Şimdi önümüzdeki temel soru uygulamanın nasıl olacağına ilişkin. İşveren aileler bu düzenlemeye ne kadar ilgi gösterecek henüz bilmiyoruz. Bu yasal düzenlemenin gerçekte ne kadar önemli bir değişiklik olduğunu aslen bu izni almayan ya da alamayan işçilerin başına ne geleceği belirleyecek.[4] Ama tabi bazı şeyleri öngörmek mümkün. Örneğin “yakalanacağım korkusuyla” çıkılan izinler artık daha tedirgin geçecek ya da belki tamamen askıya alınacak. Dahası ikamet izni işveren üzerinden alındığından çalışan kadının yasal meşruiyeti işvereni üzerinden sağlanmış olacak.

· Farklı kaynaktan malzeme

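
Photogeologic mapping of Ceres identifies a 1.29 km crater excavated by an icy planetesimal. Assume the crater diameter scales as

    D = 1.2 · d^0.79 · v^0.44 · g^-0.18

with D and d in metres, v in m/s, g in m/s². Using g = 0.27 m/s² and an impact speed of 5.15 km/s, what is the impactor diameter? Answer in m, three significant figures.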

Yani bazı durumlarda aslında çalışan kadına en büyük hak mahrumiyetine sebep olacak kişi olan işverenin eli çok daha güçlenmiş olacak. İşveren kaynaklı şiddet vakaları bu alanda duyulmadık bir şey değil. Yeni düzenlemenin bırakın bunları ortadan kaldırmayı, daha da hasıraltı etme olasılığı çok yüksek. Bir de tabi 1 Şubat düzenlemesinin çalışma izni hakkından bağımsız olarak sınırları herkes adına çok daha yükseltmesi durumu var. Döngüsel göç görece azalmıştı ama tabi ki bitmemişti. Daha da önemlisi, hareketliliğe ulaşım her zaman göçmenlerin kendilerini korumalarının en büyük silahıdır. Şimdi bu düzenleme ile Türkiye’nin içerisi ile dışarısı arasındaki mesafe çok daha açılmış durumda.

 

[1] İlgilenenlere Türkiye’de yabancıların çalışmasının yasak olduğu meslekler listesinin son hali: http://www.csgb.gov.tr/csgbPortal/yabancilar.portal?page=yasak_meslekler

[2] CNNTURK haberine göre Türkiye’de geçen yıl 127 ülkeden 11 bin 634 kişiye süreli, 29 kişiye süresiz çalışma izni verilmiş. http://www.cnnturk.com/2012/ekonomi/genel/02/01/turkiyeye.127.ulkeden.basvuru/647295.0/index.html

[3] Ermeniler zaten bir aylık vizeler ile Türkiye’ye giriyorlar. Her bir ayın sonunda Türkiye sınırları dışına çıkıp tekrar giriş yapmak, hem yol masrafları hem de işten alınacak izin durumu göz önüne alındığında, çok fazla kişinin yapabileceği bir şey değildi. Çoğunluk maalesef epeydir kâğıtsız halde yaşıyor.

[4] Çünkü mesela hâlihazırda kâğıtsız olanlara bir af getirilmesi gibi bir şey bahis konusu edilmiyor. Devlet beyaz bir sayfa açtı, herkesin de buna uymasını bekliyor.